作为最常使用的基体材料,聚二甲基硅氧烷(PDMS)的弹性模量较低,变形过程中对金属薄膜的约束作用较弱,且膜基界面结合强度也较低,导致PDMS基体上金属薄膜的延展性较差,甚至在沉积态金属薄膜即发生断裂,这一直以来都是制约柔性电子器件发展的关键问题。近年来研究人员针对PDMS基体上金属薄膜的变形和断裂行为开展了较为系统的研究,试图从薄膜优化制备、增强膜基界面结合、薄膜/基体结构设计等方面提高其延展性。

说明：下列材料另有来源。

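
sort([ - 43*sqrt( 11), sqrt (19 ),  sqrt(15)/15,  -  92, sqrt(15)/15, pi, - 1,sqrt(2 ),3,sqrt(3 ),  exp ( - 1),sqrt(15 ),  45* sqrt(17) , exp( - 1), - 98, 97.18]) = [ -43*sqrt(11) ,- 98,  -  92, - 1,  sqrt(15 )/15,sqrt( 15 ) /15,  exp(-1),exp( - 1 ),  sqrt( 2), sqrt(3), 3,pi,sqrt( 15), sqrt( 19 ),97.18,45*sqrt( 17)] 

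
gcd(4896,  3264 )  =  1632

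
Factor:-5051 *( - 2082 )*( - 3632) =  - 38194773024 = - 2^5*3^1*227^1*347^1*5051^1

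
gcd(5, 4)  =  1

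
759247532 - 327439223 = 431808309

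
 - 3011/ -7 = 3011/7 = 430.14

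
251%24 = 11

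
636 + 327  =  963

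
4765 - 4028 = 737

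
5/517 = 5/517 = 0.01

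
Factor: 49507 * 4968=245950776 = 2^3 * 3^3 *23^1*31^1 *1597^1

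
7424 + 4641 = 12065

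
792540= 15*52836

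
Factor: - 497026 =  - 2^1*181^1*1373^1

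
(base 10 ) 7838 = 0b1111010011110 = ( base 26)BFC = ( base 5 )222323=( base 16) 1e9e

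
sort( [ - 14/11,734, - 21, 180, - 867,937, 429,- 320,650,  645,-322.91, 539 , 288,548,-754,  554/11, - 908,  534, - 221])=[-908, - 867, - 754, - 322.91, - 320 , - 221, - 21, - 14/11,554/11,180,288,  429,  534,  539, 548,645,650,  734,937 ] 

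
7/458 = 7/458 = 0.02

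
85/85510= 1/1006 = 0.00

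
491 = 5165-4674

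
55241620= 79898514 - 24656894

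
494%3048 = 494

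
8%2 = 0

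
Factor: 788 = 2^2 * 197^1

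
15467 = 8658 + 6809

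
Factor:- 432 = -2^4*3^3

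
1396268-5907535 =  - 4511267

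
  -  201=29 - 230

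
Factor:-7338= - 2^1 * 3^1*1223^1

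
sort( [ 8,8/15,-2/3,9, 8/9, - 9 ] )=[ - 9, - 2/3,8/15 , 8/9,8,9]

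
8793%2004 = 777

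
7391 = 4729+2662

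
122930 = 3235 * 38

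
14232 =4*3558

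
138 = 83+55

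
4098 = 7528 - 3430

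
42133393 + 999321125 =1041454518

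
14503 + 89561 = 104064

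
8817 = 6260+2557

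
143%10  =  3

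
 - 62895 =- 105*599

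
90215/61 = 1478 + 57/61 = 1478.93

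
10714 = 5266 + 5448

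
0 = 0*7759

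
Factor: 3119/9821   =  7^(  -  1 )*23^ ( -1)*61^( - 1)*3119^1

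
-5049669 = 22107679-27157348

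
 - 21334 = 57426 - 78760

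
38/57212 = 19/28606 = 0.00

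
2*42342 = 84684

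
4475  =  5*895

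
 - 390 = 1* (-390)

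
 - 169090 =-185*914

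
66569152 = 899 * 74048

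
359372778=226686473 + 132686305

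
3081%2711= 370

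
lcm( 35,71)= 2485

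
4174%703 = 659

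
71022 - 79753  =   -8731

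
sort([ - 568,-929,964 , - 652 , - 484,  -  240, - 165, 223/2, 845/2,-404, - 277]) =[ - 929, - 652, - 568, - 484, - 404, - 277, - 240 ,-165, 223/2,845/2, 964]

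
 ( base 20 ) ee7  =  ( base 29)700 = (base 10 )5887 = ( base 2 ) 1011011111111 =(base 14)2207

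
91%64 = 27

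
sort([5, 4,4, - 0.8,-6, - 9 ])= [ - 9, - 6 ,- 0.8, 4, 4,  5 ] 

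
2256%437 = 71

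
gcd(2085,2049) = 3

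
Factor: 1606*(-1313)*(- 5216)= 2^6*11^1 *13^1 * 73^1*101^1*163^1=10998864448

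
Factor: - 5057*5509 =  - 27859013=   - 7^1*13^1*389^1 *787^1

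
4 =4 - 0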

在金属薄膜优化制备方面,通过调控制备工艺以改善薄膜应力状态,压缩应力有助于提高体系的延展性;在膜基界面改性方面,通过紫外-臭氧处理、氧等离子体处理、添加界面结合层以改善金属薄膜与PDMS基体之间的界面结合性能,提高体系延展性。然而,仅通过改变制备工艺和界面特性来提高体系延展性的调控空间非常有限。鉴于此,研究人员通过薄膜/基体结构设计、引入褶皱/屈曲结构的方法,大幅提高了体系的延展性,为柔性电子器件的工程化应用提供了可能。此外,断裂是薄膜最常见的失效形式之一,显著影响金属薄膜/柔性基体的延展性,研究人员通常通过上述手段避免薄膜发生断裂,而如果可以合理控制金属薄膜的断裂行为并加以利用,则可实现其正面贡献。近来,通过对PDMS基体上金属薄膜断裂行为的有效调控,证实了含裂纹结构的金属薄膜在柔性应变传感领域的应用潜力。
本文归纳了PDMS基体上金属薄膜变形与断裂行为的研究进展,分别对薄膜优化制备、PDMS基体表面改性、界面过渡层设计以及薄膜褶皱/屈曲结构设计等提高体系延展性的方法进行介绍,总结了目前仍面临的问题并展望了其发展前景,为高性能柔性电子器件的优化制备与结构设计提供理论参考和应用指导。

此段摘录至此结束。